UC Berkeley law student erupts in anti-Israel tirade after they were invited to Jewish dean’s home for dinner as his wife pleads with them to leave
Shocking video footage captured the moment an anti-Israel student protester interrupted a dinner party honoring Berkeley Law School graduates to rail against the Jewish state — at the home of the Jewish dean.
What should have been a celebratory occasion for upcoming graduates quickly turned into an unsettling confrontation over the Israel-Hamas war after the student disrupted the event, hosted by Erwin Chemerinsky, the dean of Berkeley Law School, and his wife, Professor Catherine Fisk, in their backyard.
Law student Malak Afaneh can be seen in the footage, shared widely on social media, standing up and offering the traditional Islamic greeting in Arabic, which translates to “Peace and blessings upon you all,” before demanding the university divest from corporations funding Israel’s role in the war.
Afaneh, wearing a white “divest” shirt, a black-and-white keffiyeh around her neck, and a red hijab, is immediately approached by Chemerinsky and Fisk, who both ask her to leave.
“Please leave. No. Please leave. Please leave,” Chemerinsky interjects, as his wife tries to grab her microphone, telling her, “This is not your house. It is my house and I want you to leave.”
The situation then deteriorates as Afaneh and Fisk grapple for the microphone, and another student accuses Fisk of getting “aggressive.”
“We refuse to break our fast on the blood of Palestinian people,” Afaneh later declares, as Fisk pleads, “You were not invited for this purpose.”
“There is a genocide going on,” a third student chimes in during the confrontation.
In a statement released by Berkeley Law, Chemerinsky said he “never imagined that something that we do to help our community would become ugly and divisive.
“The dinner, which was meant to celebrate graduating students, was obviously disrupted and disturbed. I am enormously sad that we have students who are so rude as to come into my home, in my backyard, and use this social occasion for their political agenda,” the statement continued.
The educator also revealed he had been the target of antisemitic harassment the previous week at the university, where posters of a caricature of him holding a bloody knife and fork with the words “No dinner with Zionist Chem while Gaza starves” were displayed around campus.
“I never thought I would see such blatant antisemitism, with an image that invokes the horrible antisemitic trope of blood libel and that attacks me for no apparent reason other than I am Jewish,” he said.
“The students responsible for this had the leaders of our student government tell me that if we did not cancel the dinners, they would protest at them. I was sad to hear this, but made clear that we would not be intimidated and that the dinners would go forward for those who wanted to attend. I said that I assumed that any protest would not be disruptive.”
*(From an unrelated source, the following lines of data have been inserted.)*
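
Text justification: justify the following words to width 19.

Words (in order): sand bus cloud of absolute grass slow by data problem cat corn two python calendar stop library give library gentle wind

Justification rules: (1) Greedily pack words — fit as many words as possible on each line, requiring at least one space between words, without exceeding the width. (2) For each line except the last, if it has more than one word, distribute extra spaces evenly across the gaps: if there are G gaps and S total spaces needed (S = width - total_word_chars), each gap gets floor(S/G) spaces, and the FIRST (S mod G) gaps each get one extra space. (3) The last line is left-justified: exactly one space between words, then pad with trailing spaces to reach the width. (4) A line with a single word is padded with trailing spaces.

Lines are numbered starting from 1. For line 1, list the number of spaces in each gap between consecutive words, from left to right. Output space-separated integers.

Answer: 2 2 1

Derivation:
Line 1: ['sand', 'bus', 'cloud', 'of'] (min_width=17, slack=2)
Line 2: ['absolute', 'grass', 'slow'] (min_width=19, slack=0)
Line 3: ['by', 'data', 'problem', 'cat'] (min_width=19, slack=0)
Line 4: ['corn', 'two', 'python'] (min_width=15, slack=4)
Line 5: ['calendar', 'stop'] (min_width=13, slack=6)
Line 6: ['library', 'give'] (min_width=12, slack=7)
Line 7: ['library', 'gentle', 'wind'] (min_width=19, slack=0)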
Chemerinsky said about 60 students attended the celebratory dinner on April 9.
In a separate video of the incident, Fisk can be heard saying, “We agree with you about what’s going on in Palestine” as some students leave.
“Then what have you done about divestment? Nothing. Nothing,” another student says as she walks away.
“We don’t control the investment,” Fisk replies.
Afaneh told the Los Angeles Times she felt assaulted by Fisk and was considering pressing charges.
“The aggression with which she ran at me when I said ‘as-salamu alaykum.’ She saw my hijab and keffiyeh, and that was a risk for her,” Afaneh said.
Meanwhile, Chemerinsky also held a dinner for students Wednesday night and has another scheduled for Thursday, though this time with security.
“Any student who disrupts will be reported to student conduct and a violation of the student conduct code is reported to the Bar,” he said in the statement.
“I have spent my career staunchly defending freedom of speech. I have spent my years as dean trying hard to create a warm, inclusive community,” he continued.
“I am deeply saddened by these events and take solace that it is just a small number of our students who would behave in such a clearly inappropriate manner.”